- Written by: Eli Bauman Wendy Button Sara Lukinson Joe Saunders
- Directed by: Don Mischer Jeff Roe
- Country of origin: United States
- Original language: English

Production
- Executive producers: Charlie Haykel Juliane Hare
- Producer: Don Mischer
- Production location: Los Angeles, California
- Camera setup: Multi-camera
- Running time: 85 minutes
- Production companies: Don Mischer Productions ABC Entertainment

Original release
- Network: ABC
- Release: November 4, 2018

= Mickey's 90th Spectacular =

Mickey's 90th Spectacular is a two-hour television special broadcast on ABC on November 4, 2018. It celebrates the 90th anniversary of the debut of Walt Disney's animated character Mickey Mouse.

==Production==
In August 2018, Disney announced Mickey's 90th Spectacular, "an evening of musical performances, moving tributes, and rare short films never before seen by the public". It was produced and directed by Don Mischer, who previously helmed the Disney specials The Muppets Celebrate Jim Henson and The Grand Opening of Euro Disney; Charlie Haykel and Juliane Hare served as executive producers.

Many guest stars appeared during the show, including Skylar Astin, Kelsea Ballerini, Kristen Bell, Miles Brown, Dwayne "The Rock" Johnson, Tom Holland, Anna Camp, Sofia Carson, Tony Hale, Sarah Hyland, Wendi McLendon-Covey and Sage Steele, as well as original Mouseketeers Bobby Burgess and Sharon Baird, and Disney Chairman and CEO Bob Iger.

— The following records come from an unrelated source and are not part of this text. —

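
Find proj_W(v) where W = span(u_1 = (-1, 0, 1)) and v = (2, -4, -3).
proj_W(v) = (5/2, 0, -5/2)

Set up U = [u_1 | ... | u_1] ∈ R^(3×1). The projector onto W = col(U) is P = U (U^T U)^(-1) U^T.
Compute U^T U =
  [2],
and U^T v = (-5).
Solve U^T U · c = U^T v for the coefficients: c = (-5/2). The projection is proj_W(v) = U c.
Check: (v - proj_W(v)) · u_1 = 0  (should be 0).
Result: proj_W(v) = (5/2, 0, -5/2).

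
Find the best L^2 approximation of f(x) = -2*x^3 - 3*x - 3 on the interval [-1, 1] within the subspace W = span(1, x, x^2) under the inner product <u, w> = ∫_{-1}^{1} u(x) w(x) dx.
g(x) = -21*x/5 - 3

The best approximation g ∈ W is the orthogonal projection of f onto W. Writing g = a_0 + a_1 x + a_2 x^2, the coefficients solve the normal equations G · a = b where
  G_{ij} = <φ_i, φ_j> and b_i = <f, φ_i>, with φ_0 = 1, φ_1 = x, φ_2 = x^2.
G =
  [2, 0, 2/3]
  [0, 2/3, 0]
  [2/3, 0, 2/5],
b = (-6, -14/5, -2).
Solving gives a_0 = -3, a_1 = -21/5, a_2 = 0, so
  g(x) = -21*x/5 - 3.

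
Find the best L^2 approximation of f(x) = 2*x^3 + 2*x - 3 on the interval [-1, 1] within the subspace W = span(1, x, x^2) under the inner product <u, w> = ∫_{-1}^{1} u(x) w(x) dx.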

The special was taped at the Shrine Auditorium on October 6 of the same year.

==Musical performances==

| Performer | Song |
|---|---|
| Fitz and the Tantrums | "HandClap" |
| Sofia Carson | "Part of Your World" |
| Zac Brown Band | "The Bare Necessities" |
| Various | "Friend Like Me" |
| Tori Kelly | "Colors of the Wind" |
| NCT 127 | "Regular" |
| Meghan Trainor | "You've Got a Friend in Me" |
| Luis Fonsi | "Imposible" |
| Josh Groban | "Granted" |
| Leslie Odom Jr. | "When You Wish Upon a Star" |
| Disney Cast Member and Employee Choir and Alumni | "Mickey Mouse March" |
| Various | "Happy Birthday to You" |

==Release==
Mickey's 90th Spectacular aired on ABC on November 4, 2018, two weeks prior to Mickey's official 90th anniversary.

==See also==
- Mickey's 50, a 1978 special honoring Mickey Mouse's 50th birthday.
- Mickey's 60th Birthday, a 1988 special honoring Mickey Mouse's 60th birthday.